Dwi menjelaskan bahwa prosesnya akan dibagi menjadi 8 dengan 2 tahap pendataan, yakni verifikasi dan validasi. Hal tersebut sesuai dengan Surat Edaran bernomor B/185/M.SM.02.03/2022 perihal Status Kepegawaian di Lingkungan Instansi Pemerintah Pusat dan Pemerintah Daerah. Salah satu poinnya adalah adanya larangan pengangkatan pegawai diluar status PNS dan PPPK.
"Poin pertama adalah sumber pendapatan, umur minimal 20 tahun maksimal 56 tahun per Desember 2021, diangkat oleh kepala unit kerja, masa kerja per 31 Desember 2021 minimal 1 tahun. Itu yang bisa diverifikasi sejak awal berdasarkan kondisi terakhir," terangnya.
Proses validasi sendiri dilakukan oleh BKPSDM menggunakan sistem yang sudah disesuaikan oleh Badan Kepegawaian Nasional (BKN). Nantinya apabila ada data yang tidak sesuai dengan kriteria yang ditetapkan otomatis data tersebut tidak bisa diimport.
"Ada beberapa kriteria yang diatur di dalam sistem itu yang kemudian kalau ada ketidak sesuaian dengan data yang diminta itu nanti akan ada reject (penolakan).
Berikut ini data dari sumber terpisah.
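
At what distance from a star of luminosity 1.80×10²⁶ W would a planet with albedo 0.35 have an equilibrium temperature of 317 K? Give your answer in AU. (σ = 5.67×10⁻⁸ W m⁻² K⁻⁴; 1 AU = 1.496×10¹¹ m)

From T_eq⁴ = L(1−A)/(16πσd²): d = √[L(1−A)/(16πσT_eq⁴)].
d = √[1.80×10²⁶ × 0.65 / (16π × 5.67×10⁻⁸ × (317)⁴)] = 6.38×10¹⁰ m = 0.426 AU.

d ≈ 0.426 AU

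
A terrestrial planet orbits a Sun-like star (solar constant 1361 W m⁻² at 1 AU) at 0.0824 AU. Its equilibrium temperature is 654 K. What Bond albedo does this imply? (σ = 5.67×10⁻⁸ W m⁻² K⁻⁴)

Flux at 0.0824 AU: S = 1361/0.0824² = 2.00×10⁵ W m⁻².
From T_eq⁴ = S(1−A)/(4σ): 1−A = 4σT_eq⁴/S.
1−A = 4 × 5.67×10⁻⁸ × (654)⁴ / 2.00×10⁵ = 0.207.

A ≈ 0.79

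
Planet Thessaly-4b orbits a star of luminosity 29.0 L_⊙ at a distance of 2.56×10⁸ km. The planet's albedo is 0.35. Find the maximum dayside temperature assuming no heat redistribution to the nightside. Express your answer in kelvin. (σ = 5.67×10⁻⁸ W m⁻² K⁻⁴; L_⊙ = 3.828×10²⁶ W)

T_ss ≈ 627 K

d = 2.56×10⁸ km = 2.56×10¹¹ m.
L = 29.0 × 3.828×10²⁶ = 1.11×10²⁸ W.
Flux: S = L/(4πd²) = 1.11×10²⁸/(4π×(2.56×10¹¹)²) = 1.35×10⁴ W m⁻².
With no redistribution each surface element balances locally: S(1−A) = σT⁴.
T = [1.35×10⁴ × 0.65 / 5.67×10⁻⁸]^(1/4) = (1.55×10¹¹)^(1/4) = 627 K.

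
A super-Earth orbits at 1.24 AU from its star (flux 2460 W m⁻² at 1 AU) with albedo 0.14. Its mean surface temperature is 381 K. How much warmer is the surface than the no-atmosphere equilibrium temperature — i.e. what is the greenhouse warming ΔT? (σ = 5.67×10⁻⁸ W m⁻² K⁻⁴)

S = 2460/1.24² = 1600 W m⁻².
T_eq = [S(1−A)/(4σ)]^(1/4) = [1600×0.86/(4×5.67×10⁻⁸)]^(1/4) = 279.1 K.
ΔT = T_surf − T_eq = 381 − 279.1.

ΔT ≈ 101.9 K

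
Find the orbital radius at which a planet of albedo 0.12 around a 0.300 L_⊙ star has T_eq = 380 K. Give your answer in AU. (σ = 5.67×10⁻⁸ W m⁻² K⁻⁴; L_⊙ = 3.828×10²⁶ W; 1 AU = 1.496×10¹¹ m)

L = 0.300 × 3.828×10²⁶ = 1.15×10²⁶ W.
From T_eq⁴ = L(1−A)/(16πσd²): d = √[L(1−A)/(16πσT_eq⁴)].
d = √[1.15×10²⁶ × 0.88 / (16π × 5.67×10⁻⁸ × (380)⁴)] = 4.12×10¹⁰ m = 0.276 AU.

d ≈ 0.276 AU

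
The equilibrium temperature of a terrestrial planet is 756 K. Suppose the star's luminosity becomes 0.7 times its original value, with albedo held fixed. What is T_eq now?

T_eq ∝ L^(1/4) · d^(−1/2).
T′ = 756 × 0.7^(1/4) = 692 K.

T_eq ≈ 692 K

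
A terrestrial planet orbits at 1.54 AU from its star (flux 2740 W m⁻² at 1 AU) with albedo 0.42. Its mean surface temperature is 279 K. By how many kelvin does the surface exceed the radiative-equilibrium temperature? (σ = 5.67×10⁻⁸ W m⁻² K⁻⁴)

S = 2740/1.54² = 1155 W m⁻².
T_eq = [S(1−A)/(4σ)]^(1/4) = [1155×0.58/(4×5.67×10⁻⁸)]^(1/4) = 233.1 K.
ΔT = T_surf − T_eq = 279 − 233.1.

ΔT ≈ 45.9 K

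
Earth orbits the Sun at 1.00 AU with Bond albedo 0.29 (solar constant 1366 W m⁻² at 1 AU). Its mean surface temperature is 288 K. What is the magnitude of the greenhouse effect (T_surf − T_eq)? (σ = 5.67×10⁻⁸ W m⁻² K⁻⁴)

ΔT ≈ 32.3 K

S = 1366/1.00² = 1366 W m⁻².
T_eq = [S(1−A)/(4σ)]^(1/4) = [1366×0.71/(4×5.67×10⁻⁸)]^(1/4) = 255.7 K.
ΔT = T_surf − T_eq = 288 − 255.7.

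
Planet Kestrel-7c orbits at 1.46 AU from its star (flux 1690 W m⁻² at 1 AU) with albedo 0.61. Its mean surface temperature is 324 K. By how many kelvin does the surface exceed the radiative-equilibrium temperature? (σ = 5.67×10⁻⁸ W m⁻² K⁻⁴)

ΔT ≈ 131.8 K

S = 1690/1.46² = 792.8 W m⁻².
T_eq = [S(1−A)/(4σ)]^(1/4) = [792.8×0.39/(4×5.67×10⁻⁸)]^(1/4) = 192.2 K.
ΔT = T_surf − T_eq = 324 − 192.2.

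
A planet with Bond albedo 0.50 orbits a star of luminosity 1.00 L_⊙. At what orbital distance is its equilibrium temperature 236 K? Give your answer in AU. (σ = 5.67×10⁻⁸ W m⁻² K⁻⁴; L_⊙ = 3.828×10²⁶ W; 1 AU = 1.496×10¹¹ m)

L = 1.00 × 3.828×10²⁶ = 3.83×10²⁶ W.
From T_eq⁴ = L(1−A)/(16πσd²): d = √[L(1−A)/(16πσT_eq⁴)].
d = √[3.83×10²⁶ × 0.50 / (16π × 5.67×10⁻⁸ × (236)⁴)] = 1.47×10¹¹ m = 0.984 AU.

d ≈ 0.984 AU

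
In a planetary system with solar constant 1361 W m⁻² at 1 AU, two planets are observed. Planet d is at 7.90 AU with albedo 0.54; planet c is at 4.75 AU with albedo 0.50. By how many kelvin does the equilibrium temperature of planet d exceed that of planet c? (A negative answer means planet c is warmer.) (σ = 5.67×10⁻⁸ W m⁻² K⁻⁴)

ΔT ≈ -25.8 K

T_eq = [S₀(1−A)/(4σd²)]^(1/4), so T ∝ (1−A)^(1/4) / √d.
T₁ = [1361×0.46/(4×5.67×10⁻⁸×7.90²)]^(1/4) = 81.55 K.
T₂ = [1361×0.50/(4×5.67×10⁻⁸×4.75²)]^(1/4) = 107.39 K.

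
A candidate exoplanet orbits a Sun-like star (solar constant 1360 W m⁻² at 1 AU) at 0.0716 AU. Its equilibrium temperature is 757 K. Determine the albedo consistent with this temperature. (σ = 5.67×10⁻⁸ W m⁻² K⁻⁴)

Flux at 0.0716 AU: S = 1360/0.0716² = 2.65×10⁵ W m⁻².
From T_eq⁴ = S(1−A)/(4σ): 1−A = 4σT_eq⁴/S.
1−A = 4 × 5.67×10⁻⁸ × (757)⁴ / 2.65×10⁵ = 0.281.

A ≈ 0.72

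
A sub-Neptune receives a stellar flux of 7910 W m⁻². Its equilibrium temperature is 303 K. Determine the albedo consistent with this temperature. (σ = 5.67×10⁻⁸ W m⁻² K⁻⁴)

From T_eq⁴ = S(1−A)/(4σ): 1−A = 4σT_eq⁴/S.
1−A = 4 × 5.67×10⁻⁸ × (303)⁴ / 7910 = 0.242.

A ≈ 0.76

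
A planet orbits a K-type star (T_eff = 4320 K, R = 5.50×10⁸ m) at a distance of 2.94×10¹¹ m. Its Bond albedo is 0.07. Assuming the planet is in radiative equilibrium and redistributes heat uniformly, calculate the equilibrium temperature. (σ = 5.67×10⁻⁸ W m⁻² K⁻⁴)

T_eq ≈ 130 K

L = 4πR_⋆²σT_⋆⁴ = 4π(5.50×10⁸)² × 5.67×10⁻⁸ × (4320)⁴ = 7.51×10²⁵ W.
S = L/(4πd²) = 69.1 W m⁻².
Energy balance: absorbed = emitted ⇒ πR²·S(1−A) = 4πR²·σT_eq⁴, so T_eq⁴ = S(1−A)/(4σ).
T_eq = [69.1 × 0.93 / (4 × 5.67×10⁻⁸)]^(1/4) = (2.83×10⁸)^(1/4) = 130 K.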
Misal ada permintaan terkait data pendidikan terkait dengan usia yang berdasarkan perhitungan yang melebihi jadinya otomatis tertolak," katanya.
Namun, Dwi menjelaskan bahwa proses ini hanya sebagai pemetaan semata dan tidak menentukan apakah nanti akan terseleksi sebagai TKPK atau tidak. Ia mengatakan bahwa pendataan hanya sebagai proses inventarisasi sedangkan pengelolaannya akan dirumuskan oleh BKN.
"Harapannya itu nanti akan menjadi dasar untuk formula kebijakan terkait dengan solusi penanganan honorer atau pegawai di daerah. Proses pemecahan atau pendataan itu tidak ada kaitannya dengan proses seleksi itu semata inventarisasi yang ada di daerah untuk kemudian nantinya akan menjadi bahan formulasi kebijakan," pungkasnya.